Pro – Early Corruption Warning
If the file’s seriously corrupted, it often won’t convert, and instead will warn you of the corruption, so you can download the file again before you reformat the cards. It’s not infallible, and it’s not a replacement for a visual check, but it is an additional check worth considering.
Pro – DNG Hash
One of the best features is the DNG Hash, which is written into files created by Lightroom 1.4.1, ACR 4.4.1, and DNG Converter 4.4.1 or later. The DNG Hash allows you to validate that the image data itself hasn’t changed since the DNG file was created. Very few programs can currently check that DNG Hash, but the technology is moving forward rapidly, and any DNG files created now will be able to make use of that validation in the future. Lightroom checks the file hash when it loads a photo into the Develop module.

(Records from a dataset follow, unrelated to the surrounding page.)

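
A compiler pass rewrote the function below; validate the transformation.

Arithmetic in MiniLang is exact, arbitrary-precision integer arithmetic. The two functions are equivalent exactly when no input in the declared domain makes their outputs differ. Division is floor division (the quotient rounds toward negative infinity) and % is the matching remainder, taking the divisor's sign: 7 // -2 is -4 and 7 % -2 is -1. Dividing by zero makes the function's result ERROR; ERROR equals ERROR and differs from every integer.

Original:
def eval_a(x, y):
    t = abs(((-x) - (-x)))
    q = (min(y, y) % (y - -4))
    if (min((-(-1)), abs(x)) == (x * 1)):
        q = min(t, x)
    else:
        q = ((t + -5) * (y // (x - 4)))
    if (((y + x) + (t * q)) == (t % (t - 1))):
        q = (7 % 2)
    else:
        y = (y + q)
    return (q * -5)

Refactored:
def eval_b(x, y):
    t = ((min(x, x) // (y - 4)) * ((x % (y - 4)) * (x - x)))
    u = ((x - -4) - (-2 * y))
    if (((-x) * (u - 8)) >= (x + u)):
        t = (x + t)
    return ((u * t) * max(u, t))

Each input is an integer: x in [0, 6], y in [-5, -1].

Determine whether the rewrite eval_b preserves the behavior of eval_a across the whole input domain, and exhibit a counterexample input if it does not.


There is a counterexample at x=0, y=-4: ERROR on one side, 0 on the other.
eval_a: t = 0; division by zero -> ERROR
eval_b: t = 0; u = -4; (((-x) * (u - 8)) >= (x + u)) -> true; t = 0; return 0
verdict: not equivalent; witness: x=0, y=-4


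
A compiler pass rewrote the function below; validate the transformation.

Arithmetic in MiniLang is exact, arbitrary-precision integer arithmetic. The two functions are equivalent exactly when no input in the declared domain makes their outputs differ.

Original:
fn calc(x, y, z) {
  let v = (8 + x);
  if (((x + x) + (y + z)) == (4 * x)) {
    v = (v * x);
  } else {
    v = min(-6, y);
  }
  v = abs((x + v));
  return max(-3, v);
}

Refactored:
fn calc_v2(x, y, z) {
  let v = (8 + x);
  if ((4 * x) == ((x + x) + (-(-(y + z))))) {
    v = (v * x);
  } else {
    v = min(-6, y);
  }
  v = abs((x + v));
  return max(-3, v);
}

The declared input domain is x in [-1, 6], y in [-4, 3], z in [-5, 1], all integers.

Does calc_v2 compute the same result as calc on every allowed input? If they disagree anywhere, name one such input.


Differences: same computation, different form — yet all 448 inputs agree.
verdict: equivalent


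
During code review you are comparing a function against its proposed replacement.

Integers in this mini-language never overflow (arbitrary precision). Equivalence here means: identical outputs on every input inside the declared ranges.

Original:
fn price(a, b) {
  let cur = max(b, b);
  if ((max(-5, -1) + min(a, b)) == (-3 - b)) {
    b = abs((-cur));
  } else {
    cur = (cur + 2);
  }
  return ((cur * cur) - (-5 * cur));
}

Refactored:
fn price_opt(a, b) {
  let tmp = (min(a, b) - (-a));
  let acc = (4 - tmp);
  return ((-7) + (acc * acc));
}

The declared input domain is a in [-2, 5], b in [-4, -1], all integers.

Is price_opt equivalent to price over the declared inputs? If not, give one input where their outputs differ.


Input a=-2, b=-4: -6 from price versus 93 from price_opt.
verdict: not equivalent; witness: a=-2, b=-4


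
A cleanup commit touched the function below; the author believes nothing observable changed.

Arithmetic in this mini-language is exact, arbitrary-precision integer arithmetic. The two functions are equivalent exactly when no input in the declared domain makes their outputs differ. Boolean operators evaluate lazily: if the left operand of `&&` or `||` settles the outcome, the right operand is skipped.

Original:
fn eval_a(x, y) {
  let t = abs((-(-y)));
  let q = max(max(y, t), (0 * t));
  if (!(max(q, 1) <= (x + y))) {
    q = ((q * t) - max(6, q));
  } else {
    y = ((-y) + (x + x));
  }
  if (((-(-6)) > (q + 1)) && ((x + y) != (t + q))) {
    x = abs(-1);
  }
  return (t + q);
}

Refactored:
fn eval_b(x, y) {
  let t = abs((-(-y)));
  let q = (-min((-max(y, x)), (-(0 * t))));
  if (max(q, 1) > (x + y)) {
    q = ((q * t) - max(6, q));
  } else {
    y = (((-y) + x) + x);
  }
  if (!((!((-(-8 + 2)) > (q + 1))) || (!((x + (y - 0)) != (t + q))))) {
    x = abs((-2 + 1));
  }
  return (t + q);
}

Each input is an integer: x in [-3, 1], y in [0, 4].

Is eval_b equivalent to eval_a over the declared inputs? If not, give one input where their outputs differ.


Run the pair on x=1, y=0.
eval_a: t := 0 | q := 0 | (!(max(q, 1) <= (x + y))): false | y := 2 | (((-(-6)) > (q + 1)) && ((x + y) != (t + q))): true | x := 1 | result 0
eval_b: t := 0 | q := 1 | (max(q, 1) > (x + y)): false | y := 2 | (!((!((-(-8 + 2)) > (q + 1))) || (!((x + (y - 0)) != (t + q))))): true | x := 1 | result 1
0 against 1: the behavior changed.
verdict: not equivalent; witness: x=1, y=0


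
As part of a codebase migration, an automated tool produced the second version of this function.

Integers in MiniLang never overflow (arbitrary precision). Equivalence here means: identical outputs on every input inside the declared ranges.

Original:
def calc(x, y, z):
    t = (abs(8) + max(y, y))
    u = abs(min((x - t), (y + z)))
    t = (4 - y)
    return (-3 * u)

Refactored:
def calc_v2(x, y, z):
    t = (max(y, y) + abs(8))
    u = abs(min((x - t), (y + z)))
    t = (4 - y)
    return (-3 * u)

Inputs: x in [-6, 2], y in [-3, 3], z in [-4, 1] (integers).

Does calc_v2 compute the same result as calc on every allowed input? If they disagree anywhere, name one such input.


The two versions differ — the changes include same computation, different form.
Tracing x=-4, y=-1, z=-2: calc: t := 7 | u := 11 | t := 5 | result -33 | calc_v2: t := 7 | u := 11 | t := 5 | result -33 — matching result -33.
An exhaustive pass over the 378 declared inputs shows identical outputs.
verdict: equivalent


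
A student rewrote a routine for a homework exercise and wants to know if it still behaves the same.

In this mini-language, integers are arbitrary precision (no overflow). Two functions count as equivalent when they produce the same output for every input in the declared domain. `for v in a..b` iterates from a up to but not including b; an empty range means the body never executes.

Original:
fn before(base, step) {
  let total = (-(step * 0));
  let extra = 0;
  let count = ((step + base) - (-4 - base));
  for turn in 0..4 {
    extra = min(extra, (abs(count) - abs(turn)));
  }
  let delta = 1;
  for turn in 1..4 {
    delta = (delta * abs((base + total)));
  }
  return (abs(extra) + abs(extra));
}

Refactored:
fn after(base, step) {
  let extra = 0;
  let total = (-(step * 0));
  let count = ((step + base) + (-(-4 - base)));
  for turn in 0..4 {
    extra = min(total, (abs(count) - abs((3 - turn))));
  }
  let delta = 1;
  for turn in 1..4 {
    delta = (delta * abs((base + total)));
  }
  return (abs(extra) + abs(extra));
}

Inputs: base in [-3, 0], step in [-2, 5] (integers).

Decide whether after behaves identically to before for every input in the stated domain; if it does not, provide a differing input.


Consider the input base=-3, step=0.
before: total = 0; extra = 0; count = -2; [turn=0]; extra = 0; [turn=1]; extra = 0; [turn=2]; extra = 0; [turn=3]; extra = -1; delta = 1; [turn=1]; delta = 3; [turn=2]; delta = 9; [turn=3]; delta = 27; return 2
after: extra = 0; total = 0; count = -2; [turn=0]; extra = -1; [turn=1]; extra = 0; [turn=2]; extra = 0; [turn=3]; extra = 0; delta = 1; [turn=1]; delta = 3; [turn=2]; delta = 9; [turn=3]; delta = 27; return 0
2 and 0 differ, so these are not the same function on this domain.
verdict: not equivalent; witness: base=-3, step=0


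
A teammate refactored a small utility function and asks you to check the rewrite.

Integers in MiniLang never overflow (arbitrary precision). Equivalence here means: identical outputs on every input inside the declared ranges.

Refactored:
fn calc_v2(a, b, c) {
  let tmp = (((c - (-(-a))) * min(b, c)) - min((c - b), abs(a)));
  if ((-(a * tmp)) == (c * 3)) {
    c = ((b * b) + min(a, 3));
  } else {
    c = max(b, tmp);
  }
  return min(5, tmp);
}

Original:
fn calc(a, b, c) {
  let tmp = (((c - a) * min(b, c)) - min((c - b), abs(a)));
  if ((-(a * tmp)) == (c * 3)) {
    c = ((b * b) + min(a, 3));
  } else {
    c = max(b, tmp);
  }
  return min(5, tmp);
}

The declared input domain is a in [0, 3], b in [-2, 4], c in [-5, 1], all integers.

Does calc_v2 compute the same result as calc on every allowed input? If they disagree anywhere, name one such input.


Reading the diff, among the changes: same computation, different form.
Spot check at a=2, b=3, c=-2 — calc: tmp := 13 | ((-(a * tmp)) == (c * 3)): false | c := 13 | result 5. calc_v2: tmp := 13 | ((-(a * tmp)) == (c * 3)): false | c := 13 | result 5. Both give 5.
Across all 196 domain points the two functions coincide.
verdict: equivalent


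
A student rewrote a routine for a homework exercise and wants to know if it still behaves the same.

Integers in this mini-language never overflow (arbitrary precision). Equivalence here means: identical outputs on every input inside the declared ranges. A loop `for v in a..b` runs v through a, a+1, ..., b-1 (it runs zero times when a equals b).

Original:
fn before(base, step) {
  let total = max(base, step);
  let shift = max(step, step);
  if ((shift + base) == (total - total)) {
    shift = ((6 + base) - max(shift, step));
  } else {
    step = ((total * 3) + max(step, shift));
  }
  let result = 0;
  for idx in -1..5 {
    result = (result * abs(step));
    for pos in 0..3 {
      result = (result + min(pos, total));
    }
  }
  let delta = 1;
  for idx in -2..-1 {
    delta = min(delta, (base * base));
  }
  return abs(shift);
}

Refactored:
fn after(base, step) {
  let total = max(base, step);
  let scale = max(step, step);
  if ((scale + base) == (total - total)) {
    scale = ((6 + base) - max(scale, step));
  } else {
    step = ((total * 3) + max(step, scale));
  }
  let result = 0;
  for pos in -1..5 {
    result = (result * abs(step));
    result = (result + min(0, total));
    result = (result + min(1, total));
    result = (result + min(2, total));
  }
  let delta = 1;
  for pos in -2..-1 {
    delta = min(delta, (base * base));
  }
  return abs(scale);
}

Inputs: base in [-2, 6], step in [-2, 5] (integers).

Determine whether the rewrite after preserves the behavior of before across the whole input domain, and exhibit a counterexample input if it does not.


The two versions differ — the changes include arithmetic usage differs; and loop structure differs; and local variable names differ; and constant usage differs; and statement counts differ; and min/max/abs usage differs.
Tracing base=6, step=2: before: total=6, then shift=2, then ((shift + base) == (total - total)) is false, then step=20, then result=0, then (idx=-1), then result=0, then (pos=0), then result=0, then (pos=1), then result=1, then (pos=2), then result=3, then (idx=0), then result=60, then (pos=0), then result=60, then (pos=1), then result=61, then (pos=2), then result=63, then (idx=1), then result=1260, then (pos=0), then result=1260, then (pos=1), then result=1261, then (pos=2), then result=1263, then (idx=2), then result=25260, then (pos=0), then result=25260, then (pos=1), then result=25261, then (pos=2), then result=25263, then (idx=3), then result=505260, then (pos=0), then result=505260, then (pos=1), then result=505261, then (pos=2), then result=505263, then (idx=4), then result=10105260, then (pos=0), then result=10105260, then (pos=1), then result=10105261, then (pos=2), then result=10105263, then delta=1, then (idx=-2), then delta=1, then returns 2 | after: total=6, then scale=2, then ((scale + base) == (total - total)) is false, then step=20, then result=0, then (pos=-1), then result=0, then result=0, then result=1, then result=3, then (pos=0), then result=60, then result=60, then result=61, then result=63, then (pos=1), then result=1260, then result=1260, then result=1261, then result=1263, then (pos=2), then result=25260, then result=25260, then result=25261, then result=25263, then (pos=3), then result=505260, then result=505260, then result=505261, then result=505263, then (pos=4), then result=10105260, then result=10105260, then result=10105261, then result=10105263, then delta=1, then (pos=-2), then delta=1, then returns 2 — matching result 2.
Checked all 72 inputs in the declared domain: the outputs agree on every one.
verdict: equivalent


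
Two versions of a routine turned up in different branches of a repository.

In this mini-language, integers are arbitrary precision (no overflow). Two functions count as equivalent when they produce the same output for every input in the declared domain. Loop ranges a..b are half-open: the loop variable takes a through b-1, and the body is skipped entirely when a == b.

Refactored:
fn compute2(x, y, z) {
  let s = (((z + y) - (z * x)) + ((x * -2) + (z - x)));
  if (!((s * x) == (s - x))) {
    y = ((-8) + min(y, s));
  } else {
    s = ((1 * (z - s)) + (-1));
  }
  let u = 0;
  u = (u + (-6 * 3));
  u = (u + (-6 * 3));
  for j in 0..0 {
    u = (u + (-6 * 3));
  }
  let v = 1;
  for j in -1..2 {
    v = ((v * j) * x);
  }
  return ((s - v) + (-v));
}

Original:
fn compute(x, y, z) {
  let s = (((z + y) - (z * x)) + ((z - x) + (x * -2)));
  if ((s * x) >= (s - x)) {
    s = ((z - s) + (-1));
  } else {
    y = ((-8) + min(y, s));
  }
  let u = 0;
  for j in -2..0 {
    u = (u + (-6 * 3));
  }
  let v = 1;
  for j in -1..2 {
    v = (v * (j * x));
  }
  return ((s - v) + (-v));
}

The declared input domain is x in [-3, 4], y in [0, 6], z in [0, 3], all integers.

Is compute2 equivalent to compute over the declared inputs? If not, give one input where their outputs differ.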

Con – Other Raw Processing Software
Until the main camera manufacturers start supporting the DNG format, their own software will not read a DNG file. Support from other raw processors also varies. Some raw processors say they support DNG but treat DNG files as second-class citizens, with lower quality results. All of the information is available for full support, but it’s up to each company to implement it.
So, if you use other raw processing software regularly, that may prevent you from using DNG. If you only use it occasionally, keeping one of your backup copies as the proprietary format for those occasions, is another option.
Con – MakerNotes
Never heard of MakerNotes? Then you probably won’t care. All of the important data is carried over into the DNG file, but some camera manufacturers also put some secret data in their files. There is DNG support for MakerNotes, however some manufacturers don’t stick to the rules, and therefore MakerNotes embedded in an undocumented format can’t always be carried over completely to the DNG file. If you shoot CR2 or NEF, as well as a few other formats, all of the data is copied to the correct place in the DNG file, even if Adobe doesn’t understand it.
Pro – Compatibility with older ACR and Lightroom versions
In order to open files from the latest cameras newly introduced to the market, you have to be running the latest version of Photoshop/ACR or Lightroom. If you buy a new camera, but choose not to upgrade Photoshop or Lightroom to the latest release at the same time, converting the raw files to DNG using the latest free standalone DNG Converter allows you to open those files with your older versions. The DNG Converter may need to be updated before it will convert the latest camera’s files, and you’ll need to make sure that the compatibility is set to a version that Photoshop or Lightroom can understand.
Con – Extra workflow steps
If your camera doesn’t natively create DNG files, the conversion would add an additional step to your workflow unless you convert at the time of import. You may also decide to back up the proprietary raw file in addition to the DNG files, so you’d need to consider how that would fit into your workflow. We’ll come back to possible DNG workflows in the Designing your Workflow chapter.
So should you convert to DNG? Only you can decide whether it’s right for you.